Otro tanto ocurre al respecto de la pretendida autoría exclusiva del sujeto. Por supuesto
que aspiramos a conducir nuestra vida, pero, sencillamente, no es verdad que
pretendamos hacerlo en exclusividad. De hecho, aspiramos a poder hacer de nuestra vida
una historia de coautorías cruzadas con aquellos sin los cuales vivir tendría menos
sentido. No es la autoría solitaria la forma plenamente libre de una existencia, sino
exactamente lo contrario, es decir, la populosa forma coral de una vida repleta de
relaciones, amores y amistades con intensas dependencias mutuas.
Los hombres somos una conversación (Gadamer), y nadie es más libre y más sí mismo
por su soledad, sino en una vida poblada por aquellos cuya libre autonomía no solo no
disminuye, sino que crece y se multiplica con el impulso de su mutua dependencia. Eso
es una familia, un grupo de amigos, incluso un país capaz de vincular agradecidamente a
los vivos entre sí y con sus muertos.
Y de ahí que, si se diera el caso insólito de un Dios dispuesto a sumar su voz al coro de
voces cuyo diálogo nos constituye, la vida humana misma se desbordaría en una plenitud
de otro modo impensable. De hecho, la idea de una omnipotencia creadora de seres
libres es de suyo la de una omnipotencia conversacional, ante la que la libertad humana
no solo no desfallecería, sino que la conversación que somos cobraría una riqueza y
profundidad insospechables.
El sujeto que se pretende autor en exclusiva del guión de su vida se hace, por ello mismo,
solitario en un monologuismo delirante. Medio en serio medio en broma, Lewis
aseguraba que la política debe cuidar de apenas de la familia, la amistad y la soledad. La
mentalidad progresista no está tan lejos como parece, pero considera al individuo
solitario lo primero y, consecuentemente, hace de la soledad desvinculada el principio al
que siempre se ha de poder volver.
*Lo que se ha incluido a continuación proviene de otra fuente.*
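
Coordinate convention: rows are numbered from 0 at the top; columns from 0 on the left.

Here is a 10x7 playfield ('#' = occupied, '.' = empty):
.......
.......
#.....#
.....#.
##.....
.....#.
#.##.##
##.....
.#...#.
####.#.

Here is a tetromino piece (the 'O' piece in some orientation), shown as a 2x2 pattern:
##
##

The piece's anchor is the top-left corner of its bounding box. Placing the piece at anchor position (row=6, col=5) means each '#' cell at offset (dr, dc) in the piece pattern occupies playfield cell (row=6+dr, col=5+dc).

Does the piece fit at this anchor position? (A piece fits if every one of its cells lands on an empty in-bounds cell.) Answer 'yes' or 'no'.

Answer: no

Derivation:
Check each piece cell at anchor (6, 5):
  offset (0,0) -> (6,5): occupied ('#') -> FAIL
  offset (0,1) -> (6,6): occupied ('#') -> FAIL
  offset (1,0) -> (7,5): empty -> OK
  offset (1,1) -> (7,6): empty -> OK
All cells valid: no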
De manera que familia y amistad tienden a disolver
sus diferencias en la misma medida que desaparecen los vínculos incondicionales. Sin
embargo, basta con experimentar que la soledad solo es un lujo –imprescindible– en el
contexto previo de relaciones incondicionales como las familiares y duraderas como las
amistosas, para alejarse del núcleo generativo de la antropología progresista y del
imperativo de hacer ‘libres’ a los demás, aunque no quieran.